A protester carries a banner that reads "Give back the pensions that were stolen" in Serbian Cyrillic letters during a blockade of traffic on the main highway passing through Belgrade, Serbia, Friday, June 30, 2023. Protesters and opposition activists stopped traffic in several places around the country, following weeks of anti-govermnment protests that drew tens of thousands to the streets after two back-to-back mass shootings in early May. (AP Photo/Marko Drobnjakovic)

BELGRADE, Serbia (AP) — Opponents of Serbia's populist government blocked the country's main highway on Friday as part of weeks-long protests that first started after mass shootings in early May, including the first ever school carnage in the Balkan country.
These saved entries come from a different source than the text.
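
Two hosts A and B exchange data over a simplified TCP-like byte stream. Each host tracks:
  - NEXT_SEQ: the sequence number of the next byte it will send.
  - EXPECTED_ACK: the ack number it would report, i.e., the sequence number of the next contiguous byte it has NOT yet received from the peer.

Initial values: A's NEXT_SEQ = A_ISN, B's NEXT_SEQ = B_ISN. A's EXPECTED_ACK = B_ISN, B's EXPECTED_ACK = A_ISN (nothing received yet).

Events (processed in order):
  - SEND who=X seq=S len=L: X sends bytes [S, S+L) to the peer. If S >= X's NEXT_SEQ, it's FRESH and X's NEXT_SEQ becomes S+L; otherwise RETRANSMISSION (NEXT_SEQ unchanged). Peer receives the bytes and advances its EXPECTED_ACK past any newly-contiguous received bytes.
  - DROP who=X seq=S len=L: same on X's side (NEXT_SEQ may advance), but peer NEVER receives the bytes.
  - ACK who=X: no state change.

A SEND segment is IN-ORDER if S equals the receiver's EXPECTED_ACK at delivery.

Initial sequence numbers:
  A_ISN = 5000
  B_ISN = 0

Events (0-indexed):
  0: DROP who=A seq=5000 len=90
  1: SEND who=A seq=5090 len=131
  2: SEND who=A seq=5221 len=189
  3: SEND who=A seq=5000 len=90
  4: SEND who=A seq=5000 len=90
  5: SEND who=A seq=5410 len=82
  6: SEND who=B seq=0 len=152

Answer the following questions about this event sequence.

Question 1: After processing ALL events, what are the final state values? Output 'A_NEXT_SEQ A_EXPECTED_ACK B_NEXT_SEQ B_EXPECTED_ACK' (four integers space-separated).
After event 0: A_seq=5090 A_ack=0 B_seq=0 B_ack=5000
After event 1: A_seq=5221 A_ack=0 B_seq=0 B_ack=5000
After event 2: A_seq=5410 A_ack=0 B_seq=0 B_ack=5000
After event 3: A_seq=5410 A_ack=0 B_seq=0 B_ack=5410
After event 4: A_seq=5410 A_ack=0 B_seq=0 B_ack=5410
After event 5: A_seq=5492 A_ack=0 B_seq=0 B_ack=5492
After event 6: A_seq=5492 A_ack=152 B_seq=152 B_ack=5492

Answer: 5492 152 152 5492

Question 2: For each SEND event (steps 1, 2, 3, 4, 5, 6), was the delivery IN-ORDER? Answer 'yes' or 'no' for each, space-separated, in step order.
Answer: no no yes no yes yes

Derivation:
Step 1: SEND seq=5090 -> out-of-order
Step 2: SEND seq=5221 -> out-of-order
Step 3: SEND seq=5000 -> in-order
Step 4: SEND seq=5000 -> out-of-order
Step 5: SEND seq=5410 -> in-order
Step 6: SEND seq=0 -> in-order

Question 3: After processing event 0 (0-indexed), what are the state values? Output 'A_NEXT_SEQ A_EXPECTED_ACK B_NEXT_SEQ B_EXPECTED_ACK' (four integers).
After event 0: A_seq=5090 A_ack=0 B_seq=0 B_ack=5000

5090 0 0 5000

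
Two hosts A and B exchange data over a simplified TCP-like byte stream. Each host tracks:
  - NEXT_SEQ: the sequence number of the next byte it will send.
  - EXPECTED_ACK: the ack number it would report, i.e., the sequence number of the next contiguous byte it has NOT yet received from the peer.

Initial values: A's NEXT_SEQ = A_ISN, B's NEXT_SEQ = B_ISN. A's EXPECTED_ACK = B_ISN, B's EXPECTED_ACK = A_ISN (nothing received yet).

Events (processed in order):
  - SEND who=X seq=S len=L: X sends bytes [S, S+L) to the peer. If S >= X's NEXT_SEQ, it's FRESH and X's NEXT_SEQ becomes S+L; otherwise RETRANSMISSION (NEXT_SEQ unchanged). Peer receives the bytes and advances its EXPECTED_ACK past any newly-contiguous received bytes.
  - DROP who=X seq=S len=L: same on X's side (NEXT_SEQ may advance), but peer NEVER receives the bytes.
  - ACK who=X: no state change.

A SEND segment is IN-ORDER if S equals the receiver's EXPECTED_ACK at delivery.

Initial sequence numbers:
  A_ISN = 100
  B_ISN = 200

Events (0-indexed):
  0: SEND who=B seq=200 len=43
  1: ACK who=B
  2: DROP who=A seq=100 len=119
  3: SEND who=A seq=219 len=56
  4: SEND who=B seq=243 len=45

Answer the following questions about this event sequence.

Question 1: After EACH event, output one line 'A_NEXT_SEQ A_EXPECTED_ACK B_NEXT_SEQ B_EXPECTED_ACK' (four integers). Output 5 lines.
100 243 243 100
100 243 243 100
219 243 243 100
275 243 243 100
275 288 288 100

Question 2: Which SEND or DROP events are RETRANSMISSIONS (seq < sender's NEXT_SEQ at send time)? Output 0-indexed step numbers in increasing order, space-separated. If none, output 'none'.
Answer: none

Derivation:
Step 0: SEND seq=200 -> fresh
Step 2: DROP seq=100 -> fresh
Step 3: SEND seq=219 -> fresh
Step 4: SEND seq=243 -> fresh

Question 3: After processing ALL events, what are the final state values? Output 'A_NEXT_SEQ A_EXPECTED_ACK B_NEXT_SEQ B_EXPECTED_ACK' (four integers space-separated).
Answer: 275 288 288 100

Derivation:
After event 0: A_seq=100 A_ack=243 B_seq=243 B_ack=100
After event 1: A_seq=100 A_ack=243 B_seq=243 B_ack=100
After event 2: A_seq=219 A_ack=243 B_seq=243 B_ack=100
After event 3: A_seq=275 A_ack=243 B_seq=243 B_ack=100
After event 4: A_seq=275 A_ack=288 B_seq=288 B_ack=100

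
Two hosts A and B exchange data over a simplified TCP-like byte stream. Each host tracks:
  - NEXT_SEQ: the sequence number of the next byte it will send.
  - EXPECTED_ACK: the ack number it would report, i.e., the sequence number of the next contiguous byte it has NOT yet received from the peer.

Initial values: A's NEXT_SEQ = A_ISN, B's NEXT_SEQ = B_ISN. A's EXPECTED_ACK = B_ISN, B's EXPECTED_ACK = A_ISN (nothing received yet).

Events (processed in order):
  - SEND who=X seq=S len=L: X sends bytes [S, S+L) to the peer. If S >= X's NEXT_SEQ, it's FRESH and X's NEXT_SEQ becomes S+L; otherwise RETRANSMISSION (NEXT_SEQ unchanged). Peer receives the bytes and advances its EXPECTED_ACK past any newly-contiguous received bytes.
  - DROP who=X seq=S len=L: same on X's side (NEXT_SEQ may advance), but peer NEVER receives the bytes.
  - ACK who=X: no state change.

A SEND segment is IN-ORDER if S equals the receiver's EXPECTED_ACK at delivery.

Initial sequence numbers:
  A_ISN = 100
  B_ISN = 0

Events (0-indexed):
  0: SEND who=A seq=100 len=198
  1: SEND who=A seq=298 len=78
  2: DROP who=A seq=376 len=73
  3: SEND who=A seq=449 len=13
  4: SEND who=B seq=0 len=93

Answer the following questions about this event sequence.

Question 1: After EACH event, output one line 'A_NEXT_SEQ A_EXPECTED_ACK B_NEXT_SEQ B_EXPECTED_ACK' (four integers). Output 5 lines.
298 0 0 298
376 0 0 376
449 0 0 376
462 0 0 376
462 93 93 376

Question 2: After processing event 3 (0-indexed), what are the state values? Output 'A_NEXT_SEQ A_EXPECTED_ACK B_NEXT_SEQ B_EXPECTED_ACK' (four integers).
After event 0: A_seq=298 A_ack=0 B_seq=0 B_ack=298
After event 1: A_seq=376 A_ack=0 B_seq=0 B_ack=376
After event 2: A_seq=449 A_ack=0 B_seq=0 B_ack=376
After event 3: A_seq=462 A_ack=0 B_seq=0 B_ack=376

462 0 0 376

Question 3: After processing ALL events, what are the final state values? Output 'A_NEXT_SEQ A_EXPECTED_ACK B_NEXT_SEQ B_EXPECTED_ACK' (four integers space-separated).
After event 0: A_seq=298 A_ack=0 B_seq=0 B_ack=298
After event 1: A_seq=376 A_ack=0 B_seq=0 B_ack=376
After event 2: A_seq=449 A_ack=0 B_seq=0 B_ack=376
After event 3: A_seq=462 A_ack=0 B_seq=0 B_ack=376
After event 4: A_seq=462 A_ack=93 B_seq=93 B_ack=376

Answer: 462 93 93 376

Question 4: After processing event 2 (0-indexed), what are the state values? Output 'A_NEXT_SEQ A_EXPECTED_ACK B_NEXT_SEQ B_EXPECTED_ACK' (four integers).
After event 0: A_seq=298 A_ack=0 B_seq=0 B_ack=298
After event 1: A_seq=376 A_ack=0 B_seq=0 B_ack=376
After event 2: A_seq=449 A_ack=0 B_seq=0 B_ack=376

449 0 0 376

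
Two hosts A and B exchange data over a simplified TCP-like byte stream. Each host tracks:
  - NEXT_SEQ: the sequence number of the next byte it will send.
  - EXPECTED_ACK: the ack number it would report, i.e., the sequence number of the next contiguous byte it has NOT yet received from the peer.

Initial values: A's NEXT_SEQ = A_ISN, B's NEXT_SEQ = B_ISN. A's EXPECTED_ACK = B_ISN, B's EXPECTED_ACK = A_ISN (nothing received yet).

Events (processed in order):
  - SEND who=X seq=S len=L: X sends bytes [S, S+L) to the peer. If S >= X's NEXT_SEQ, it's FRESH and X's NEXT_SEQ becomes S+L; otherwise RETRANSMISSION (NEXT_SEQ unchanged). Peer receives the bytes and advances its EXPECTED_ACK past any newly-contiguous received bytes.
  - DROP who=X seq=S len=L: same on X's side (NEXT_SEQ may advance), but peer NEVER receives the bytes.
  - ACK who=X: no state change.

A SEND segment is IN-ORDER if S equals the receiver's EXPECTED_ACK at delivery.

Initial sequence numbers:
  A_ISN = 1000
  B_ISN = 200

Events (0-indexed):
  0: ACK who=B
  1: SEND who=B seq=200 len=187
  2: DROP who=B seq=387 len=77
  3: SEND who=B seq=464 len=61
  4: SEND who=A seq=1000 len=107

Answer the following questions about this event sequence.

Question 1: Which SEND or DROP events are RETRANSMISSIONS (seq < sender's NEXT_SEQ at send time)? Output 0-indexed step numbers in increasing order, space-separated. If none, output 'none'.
Step 1: SEND seq=200 -> fresh
Step 2: DROP seq=387 -> fresh
Step 3: SEND seq=464 -> fresh
Step 4: SEND seq=1000 -> fresh

Answer: none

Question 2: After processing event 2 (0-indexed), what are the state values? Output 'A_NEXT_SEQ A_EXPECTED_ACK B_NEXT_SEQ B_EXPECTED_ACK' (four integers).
After event 0: A_seq=1000 A_ack=200 B_seq=200 B_ack=1000
After event 1: A_seq=1000 A_ack=387 B_seq=387 B_ack=1000
After event 2: A_seq=1000 A_ack=387 B_seq=464 B_ack=1000

1000 387 464 1000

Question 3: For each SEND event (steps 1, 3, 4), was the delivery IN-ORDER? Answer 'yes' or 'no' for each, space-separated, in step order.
Step 1: SEND seq=200 -> in-order
Step 3: SEND seq=464 -> out-of-order
Step 4: SEND seq=1000 -> in-order

Answer: yes no yes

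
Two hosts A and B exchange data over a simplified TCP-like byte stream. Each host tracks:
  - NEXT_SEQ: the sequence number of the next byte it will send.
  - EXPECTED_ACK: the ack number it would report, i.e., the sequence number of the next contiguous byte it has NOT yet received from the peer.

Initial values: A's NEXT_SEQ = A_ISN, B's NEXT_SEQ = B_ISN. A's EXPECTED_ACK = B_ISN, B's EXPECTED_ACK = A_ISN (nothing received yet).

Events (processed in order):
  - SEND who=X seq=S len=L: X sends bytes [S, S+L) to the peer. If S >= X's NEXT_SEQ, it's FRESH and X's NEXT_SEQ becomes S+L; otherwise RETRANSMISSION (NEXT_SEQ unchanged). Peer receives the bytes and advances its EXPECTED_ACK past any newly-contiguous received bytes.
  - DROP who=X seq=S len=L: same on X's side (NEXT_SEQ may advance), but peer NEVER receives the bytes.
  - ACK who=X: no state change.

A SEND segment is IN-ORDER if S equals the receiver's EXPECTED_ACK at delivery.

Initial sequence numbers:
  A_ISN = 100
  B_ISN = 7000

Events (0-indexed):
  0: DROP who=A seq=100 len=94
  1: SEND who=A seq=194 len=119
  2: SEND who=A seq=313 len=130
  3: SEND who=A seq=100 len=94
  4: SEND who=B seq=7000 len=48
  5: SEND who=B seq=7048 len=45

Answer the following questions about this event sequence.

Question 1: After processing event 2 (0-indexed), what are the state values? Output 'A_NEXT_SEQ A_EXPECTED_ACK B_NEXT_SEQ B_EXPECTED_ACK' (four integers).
After event 0: A_seq=194 A_ack=7000 B_seq=7000 B_ack=100
After event 1: A_seq=313 A_ack=7000 B_seq=7000 B_ack=100
After event 2: A_seq=443 A_ack=7000 B_seq=7000 B_ack=100

443 7000 7000 100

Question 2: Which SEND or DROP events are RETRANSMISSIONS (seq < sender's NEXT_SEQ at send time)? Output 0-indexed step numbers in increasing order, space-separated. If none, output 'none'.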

The protesters are demanding the resignations of top Serbian security officials and the revoking of broadcasting licenses for pro-government media and tabloids that regularly air violent content and host crime figures and war criminals.

Opposition politicians and their supporters drove up slowly to Belgrade in some few dozen cars along the north-south motorway before stopping and parking in the country's capital, thus halting traffic in both directions. No incidents were reported.

The highway blockade was the latest in a series of street demonstrations that started after two mass shootings on May 3 and May 4 that left 18 people dead and 20 others wounded, many of them pupils from a Belgrade elementary school.

A similar road blockade was also organized on Friday in the northern city of Novi Sad.

Serbia's populist President Aleksandar Vucic has ignored the protesters' demands and has branded protest leaders as “hyenas” who want him and his family dead.

A protest march toward the pro-government Pink TV station is planned for Saturday. The protesters say that state-controlled media are responsible for the culture of violence that has been mainstay in Serbia since the wars in the Balkans in the 1990s that killed more than 100,000 people.

“This is just another way to put the pressure on the government to fulfill the requests that are more than justified,” said opposition politician Radomir Lazovic. "If we were lucky to live in a different country that is more orderly and normal, there would be no need for protests.”